Pure speculation on my part, but I believe the big losers will be the mega-universities and prestige schools that typically draw students from all over the country/world. Community colleges, smaller residential colleges, and existing on-line learning may well see increased demand.

It makes little sense to spend big money to attend a residential college 1000 miles away with the risk of the school promptly switching to an on-line learning format or, worse still, cancelling classes mid-semester.
 
In this area, it seems to be the little upscale private liberal arts institutions that are struggling.

Syracuse University seems to be having trouble convincing some parents that it's worth paying $53,849.00/year for their kids to sit home in their underwear while earning a degree. The University has an endowment estimated at $1,390,000,000.00 so I think that they will be able to muddle through.

The others seem to fall between those two extremes.
 
The University of Missouri has already announced quite a few layoffs and cutbacks. One of their biggest "revenues" is their sports programs, which draw huge crowds, paying high dollars for stadium seats, etc., and the lack of paying fans will cost them 10's of millions.
 
Pure speculation on my part, but I believe the big losers will be the mega-universities and prestige schools that typically draw students from all over the country/world. Community colleges, smaller residential colleges, and existing on-line learning may well see increased demand.

It makes little sense to spend big money to attend a residential college 1000 miles away with the risk of the school promptly switching to an on-line learning format or, worse still, cancelling classes mid-semester.
I see it the other way. The smaller colleges are already feeling the effects of the virus here in PA. State run universities have seen decreased enrollments and some of the smaller private colleges are seeing likewise. Sports programs being cut, suspended and/or eliminated haven't helped either. A lot of kids choose a certain university based on their athletic performance. The Big 10 has already announced no football, but maybe make it a spring sport should we get a vaccine and a return to some normalcy.
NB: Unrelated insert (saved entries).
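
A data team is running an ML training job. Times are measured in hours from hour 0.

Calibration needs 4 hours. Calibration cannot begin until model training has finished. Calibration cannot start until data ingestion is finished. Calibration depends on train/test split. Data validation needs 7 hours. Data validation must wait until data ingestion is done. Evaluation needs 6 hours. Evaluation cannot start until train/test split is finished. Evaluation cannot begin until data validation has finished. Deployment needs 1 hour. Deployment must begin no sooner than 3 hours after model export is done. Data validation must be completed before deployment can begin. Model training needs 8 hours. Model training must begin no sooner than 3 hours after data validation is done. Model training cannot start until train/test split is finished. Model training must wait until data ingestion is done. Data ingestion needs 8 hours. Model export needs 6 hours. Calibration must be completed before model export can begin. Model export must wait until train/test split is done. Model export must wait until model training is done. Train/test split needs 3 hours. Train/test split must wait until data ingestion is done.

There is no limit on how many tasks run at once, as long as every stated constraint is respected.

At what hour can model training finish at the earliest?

26

Data ingestion can start immediately at hour 0; it finishes at hour 8.
Train/test split cannot begin until data ingestion (finishes hour 8). It runs from hour 8 to 8 + 3 = hour 11.
After data ingestion (finishes hour 8), data validation can start at hour 8 and finishes at hour 15.
Model training needs all of data validation (finishes hour 15, plus 3-hour gap → hour 18); train/test split (finishes hour 11); data ingestion (finishes hour 8). That puts its earliest start at hour 18; it finishes at 18 + 8 = hour 26.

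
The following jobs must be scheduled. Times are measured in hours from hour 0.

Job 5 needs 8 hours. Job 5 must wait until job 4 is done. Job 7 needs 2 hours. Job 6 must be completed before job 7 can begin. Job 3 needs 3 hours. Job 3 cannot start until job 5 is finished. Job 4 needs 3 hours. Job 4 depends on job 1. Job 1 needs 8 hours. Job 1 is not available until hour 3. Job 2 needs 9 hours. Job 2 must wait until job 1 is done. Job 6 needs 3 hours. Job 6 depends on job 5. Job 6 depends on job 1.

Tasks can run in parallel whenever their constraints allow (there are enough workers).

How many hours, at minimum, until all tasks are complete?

27

Job 1 waits on its own release at hour 3, so it starts at hour 3 and finishes at 3 + 8 = hour 11.
After job 1 (finishes hour 11), job 4 can start at hour 11 and finishes at hour 14.
After job 4 (finishes hour 14), job 5 can start at hour 14 and finishes at hour 22.
Job 6 has to wait for job 5 (finishes hour 22); job 1 (finishes hour 11). The latest of these is hour 22, so job 6 runs hour 22 to 22 + 3 = hour 25.
After job 6 (finishes hour 25), job 7 can start at hour 25 and finishes at hour 27.
After job 5 (finishes hour 22), job 3 can start at hour 22 and finishes at hour 25.
Job 2 waits on job 1 (finishes hour 11), so it starts at hour 11 and finishes at 11 + 9 = hour 20.
All tasks are finished once the last one completes. Finish times: Job 1 at 11, Job 2 at 20, Job 3 at 25, Job 4 at 14, Job 5 at 22, Job 6 at 25, Job 7 at 27. The latest is hour 27.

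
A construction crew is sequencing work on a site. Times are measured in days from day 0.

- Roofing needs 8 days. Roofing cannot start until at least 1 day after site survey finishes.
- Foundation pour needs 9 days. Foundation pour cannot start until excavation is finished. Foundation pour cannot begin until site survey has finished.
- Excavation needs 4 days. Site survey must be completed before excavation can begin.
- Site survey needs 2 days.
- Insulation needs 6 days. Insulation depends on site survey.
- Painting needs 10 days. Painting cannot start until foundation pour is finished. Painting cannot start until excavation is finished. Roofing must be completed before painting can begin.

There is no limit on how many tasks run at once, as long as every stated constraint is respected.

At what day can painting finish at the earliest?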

ASU (Arizona State), which has about 70,000+ students has announced that they will return to class come 8/20. They will use preventative measures, but will hold classes. Classrooms are to be sterilized each evening. I can't even imagine the cost of that.
 
Every night on the news we see pictures of college kids who returned to school and party. Those kids get the virus, and the campus has to be shut down again. Not all kids attend those parties. So the ones who do are ruining it for the others. Since at the best vaccines are generally 75 percent effective according to Dr. Fauci and the CDC, we have a long road ahead.